Giova ricordare che la revocatoria fallimentare è prevista e disciplinata dal legislatore all’art. 67 l. fall. (R.D. 16 marzo 1942, n. 267). E’ un’azione esperibile dal curatore fallimentare (unico soggetto legittimato a proporla) volta a rendere inefficaci alcuni atti compiuti dal fallito e idonei ad alterare la cd. par condicio creditorum.  La finalità precipua di tale azione, quindi, è quella di salvaguardare le posizioni creditorie che potrebbero essere pregiudicate da atti comportanti la riduzione dell’attivo fallimentare. Si desume da ciò che l’azionabilità della  revocatoria prescinde dal danno patrimoniale importando invece che l’atto sia concluso in un periodo sospetto di volta in volta individuato dall’art. 67 l.fall.. Presupposto soggettivo dell’azione è la cd. scientia decoctionis, id est la conoscenza da parte del terzo dello stato di insolvenza del creditore. Mentre non assume rilevanza la consapevolezza del pregiudizio dell’atto. Per quanto qui di interesse, poi, in particolare, il co.1 n.1) dell’art. 67 l.fall. dispone che sono , fermo restando il presupposto soggettivo sopra richiamato, revocati gli atti a titolo oneroso compiuti nell’anno anteriore alla dichiarazione di fallimento, in cui le prestazioni eseguite o le obbligazioni assunte dal fallito sorpassano di oltre un quarto ciò che a lui è stato dato o promesso.

Nel caso di specie, una società edilizia posta in liquidazione procedeva alla vendita degli immobili da essa realizzati e ciò in esecuzione di contratti preliminari. Dichiarata fallita la società, il curatore fallimentare proponeva revocatoria ex art. 67 co1 l.fall dell’atto di alienazione immobiliare contro gli acquirenti . L’azione veniva accolta con sentenza nei due primi gradi di giudizio. Seguiva ricorso per Cassazione nel quale i ricorrenti – terzi acquirenti- denunciata la violazione e falsa applicazione della norma suddetta sia in ordine alla determinazione del valore del bene  ai fini dell’accertamento della sproporzione sia in ordine all’elemento soggettivo. In particolare, parte ricorrente affermava di aver fornito prova della cd. inscienza decoctionis (la non conoscenza dello stato di insolvenza del debitrore-fallito) al tempo in cui era stato stipulato il preliminare e affermava altresì che fosse questo il momento in cui andava valutata la sproporzione tra le prestazioni.

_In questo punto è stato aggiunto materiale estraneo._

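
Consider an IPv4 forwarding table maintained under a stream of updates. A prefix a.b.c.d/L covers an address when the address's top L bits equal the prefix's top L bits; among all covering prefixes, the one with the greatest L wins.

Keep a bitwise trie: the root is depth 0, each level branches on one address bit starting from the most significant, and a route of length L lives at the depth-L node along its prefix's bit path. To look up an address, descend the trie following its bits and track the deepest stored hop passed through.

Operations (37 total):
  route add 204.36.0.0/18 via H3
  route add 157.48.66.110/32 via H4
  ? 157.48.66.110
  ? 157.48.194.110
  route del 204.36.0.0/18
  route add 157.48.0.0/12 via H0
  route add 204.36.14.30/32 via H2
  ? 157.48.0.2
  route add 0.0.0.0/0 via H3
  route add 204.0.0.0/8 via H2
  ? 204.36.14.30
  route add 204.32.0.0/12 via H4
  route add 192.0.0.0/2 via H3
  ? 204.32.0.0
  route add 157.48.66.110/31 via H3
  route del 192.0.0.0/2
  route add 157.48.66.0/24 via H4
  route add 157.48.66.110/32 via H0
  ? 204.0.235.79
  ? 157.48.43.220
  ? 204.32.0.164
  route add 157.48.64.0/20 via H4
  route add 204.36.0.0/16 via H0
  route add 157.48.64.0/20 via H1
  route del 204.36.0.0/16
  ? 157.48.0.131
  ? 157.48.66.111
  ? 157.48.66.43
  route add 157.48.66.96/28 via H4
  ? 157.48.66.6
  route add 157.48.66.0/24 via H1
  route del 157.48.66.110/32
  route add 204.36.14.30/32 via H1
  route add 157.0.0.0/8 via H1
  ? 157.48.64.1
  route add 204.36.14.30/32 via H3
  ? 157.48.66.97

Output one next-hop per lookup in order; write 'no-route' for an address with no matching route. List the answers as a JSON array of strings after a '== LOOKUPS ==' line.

Trace:
  + 204.36.0.0/18 (H3) depth=18
  + 157.48.66.110/32 (H4) depth=32
  ? 157.48.66.110  path d0:-→d1:-→d2:-→d3:-→d4:-→d5:-→d6:-→d7:-→d8:-→d9:-→d10:-→d11:-→d12:-→d13:-→d14:-→d15:-→d16:-→d17:-→d18:-→d19:-→d20:-→d21:-→d22:-→d23:-→d24:-→d25:-→d26:-→d27:-→d28:-→d29:-→d30:-→d31:-→d32:H4  best=H4
  ? 157.48.194.110  path d0:-→d1:-→d2:-→d3:-→d4:-→d5:-→d6:-→d7:-→d8:-→d9:-→d10:-→d11:-→d12:-→d13:-→d14:-→d15:-→d16:-  best=no-route
  del 204.36.0.0/18 (clear depth 18)
  + 157.48.0.0/12 (H0) depth=12
  + 204.36.14.30/32 (H2) depth=32
  ? 157.48.0.2  path d0:-→d1:-→d2:-→d3:-→d4:-→d5:-→d6:-→d7:-→d8:-→d9:-→d10:-→d11:-→d12:H0→d13:-→d14:-→d15:-→d16:-→d17:-  best=H0
  + 0.0.0.0/0 (H3) depth=0
  + 204.0.0.0/8 (H2) depth=8
  ? 204.36.14.30  path d0:H3→d1:-→d2:-→d3:-→d4:-→d5:-→d6:-→d7:-→d8:H2→d9:-→d10:-→d11:-→d12:-→d13:-→d14:-→d15:-→d16:-→d17:-→d18:-→d19:-→d20:-→d21:-→d22:-→d23:-→d24:-→d25:-→d26:-→d27:-→d28:-→d29:-→d30:-→d31:-→d32:H2  best=H2
  + 204.32.0.0/12 (H4) depth=12
  + 192.0.0.0/2 (H3) depth=2
  ? 204.32.0.0  path d0:H3→d1:-→d2:H3→d3:-→d4:-→d5:-→d6:-→d7:-→d8:H2→d9:-→d10:-→d11:-→d12:H4→d13:-  best=H4
  + 157.48.66.110/31 (H3) depth=31
  del 192.0.0.0/2 (clear depth 2)
  + 157.48.66.0/24 (H4) depth=24
  + 157.48.66.110/32 (H0) depth=32
  ? 204.0.235.79  path d0:H3→d1:-→d2:-→d3:-→d4:-→d5:-→d6:-→d7:-→d8:H2→d9:-→d10:-  best=H2
  ? 157.48.43.220  path d0:H3→d1:-→d2:-→d3:-→d4:-→d5:-→d6:-→d7:-→d8:-→d9:-→d10:-→d11:-→d12:H0→d13:-→d14:-→d15:-→d16:-→d17:-  best=H0
  ? 204.32.0.164  path d0:H3→d1:-→d2:-→d3:-→d4:-→d5:-→d6:-→d7:-→d8:H2→d9:-→d10:-→d11:-→d12:H4→d13:-  best=H4
  + 157.48.64.0/20 (H4) depth=20
  + 204.36.0.0/16 (H0) depth=16
  + 157.48.64.0/20 (H1) depth=20
  del 204.36.0.0/16 (clear depth 16)
  ? 157.48.0.131  path d0:H3→d1:-→d2:-→d3:-→d4:-→d5:-→d6:-→d7:-→d8:-→d9:-→d10:-→d11:-→d12:H0→d13:-→d14:-→d15:-→d16:-→d17:-  best=H0
  ? 157.48.66.111  path d0:H3→d1:-→d2:-→d3:-→d4:-→d5:-→d6:-→d7:-→d8:-→d9:-→d10:-→d11:-→d12:H0→d13:-→d14:-→d15:-→d16:-→d17:-→d18:-→d19:-→d20:H1→d21:-→d22:-→d23:-→d24:H4→d25:-→d26:-→d27:-→d28:-→d29:-→d30:-→d31:H3  best=H3
  ? 157.48.66.43  path d0:H3→d1:-→d2:-→d3:-→d4:-→d5:-→d6:-→d7:-→d8:-→d9:-→d10:-→d11:-→d12:H0→d13:-→d14:-→d15:-→d16:-→d17:-→d18:-→d19:-→d20:H1→d21:-→d22:-→d23:-→d24:H4→d25:-  best=H4
  + 157.48.66.96/28 (H4) depth=28
  ? 157.48.66.6  path d0:H3→d1:-→d2:-→d3:-→d4:-→d5:-→d6:-→d7:-→d8:-→d9:-→d10:-→d11:-→d12:H0→d13:-→d14:-→d15:-→d16:-→d17:-→d18:-→d19:-→d20:H1→d21:-→d22:-→d23:-→d24:H4→d25:-  best=H4
  + 157.48.66.0/24 (H1) depth=24
  del 157.48.66.110/32 (clear depth 32)
  + 204.36.14.30/32 (H1) depth=32
  + 157.0.0.0/8 (H1) depth=8
  ? 157.48.64.1  path d0:H3→d1:-→d2:-→d3:-→d4:-→d5:-→d6:-→d7:-→d8:H1→d9:-→d10:-→d11:-→d12:H0→d13:-→d14:-→d15:-→d16:-→d17:-→d18:-→d19:-→d20:H1→d21:-→d22:-  best=H1
  + 204.36.14.30/32 (H3) depth=32
  ? 157.48.66.97  path d0:H3→d1:-→d2:-→d3:-→d4:-→d5:-→d6:-→d7:-→d8:H1→d9:-→d10:-→d11:-→d12:H0→d13:-→d14:-→d15:-→d16:-→d17:-→d18:-→d19:-→d20:H1→d21:-→d22:-→d23:-→d24:H1→d25:-→d26:-→d27:-→d28:H4  best=H4

== LOOKUPS ==
["H4","no-route","H0","H2","H4","H2","H0","H4","H0","H3","H4","H4","H1","H4"]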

La corte di Cassazione respinge le censure suddette, pronunciando il seguente  principio di diritto: “ nell’ipotesi di revocatoria ai sensi dell’art. 67, primo comma, n.1, legge fall., di atto di compravendita preceduto dalla stipula di un contratto preliminare, la sproporzione tra le prestazioni deve essere valutata con riferimento al momento della conclusione del contratto definitivo essendo questo che determina l’effettivo passaggio dell proprietà, e a tal momento occorre riferirsi per la determinazione del valore venale del bene”.

Dunque, i giudici di legittimità confermando i propri precedenti (Cass. Civ., Sez. VI, Ord., 21 ottobre 2011, n. 21927; Cass. Civ., Sez. I, Sent., 5 marzo 2007, n. 5058 ), affermano che la consapevolezza dell’insolvenza del debitore deve essere collegata al momento in cui il bene esce dal patrimonio di quest’ultimo e quindi al momento della stipula dell’atto finale (contratto definitivo), in quanto  è in questo momento che si pregiudica l’attivo e quindi la garanzia dei creditori. Non assume invece rilevanza lo stato soggettivo nel momento in cui è assunta l’obbligazione. Inoltre-  ricorda altresì la Corte- il promissario acquirente può invocare la tutela di cui all’art. 1461 c.c. e non addivenire alla stipulazione del definitivo  qualora nel momento fissato per la stipulazione di quest’ultimo sussista pericolo di revoca dell’acquisto per la sopravvenuta insolvenza del promittente venditore.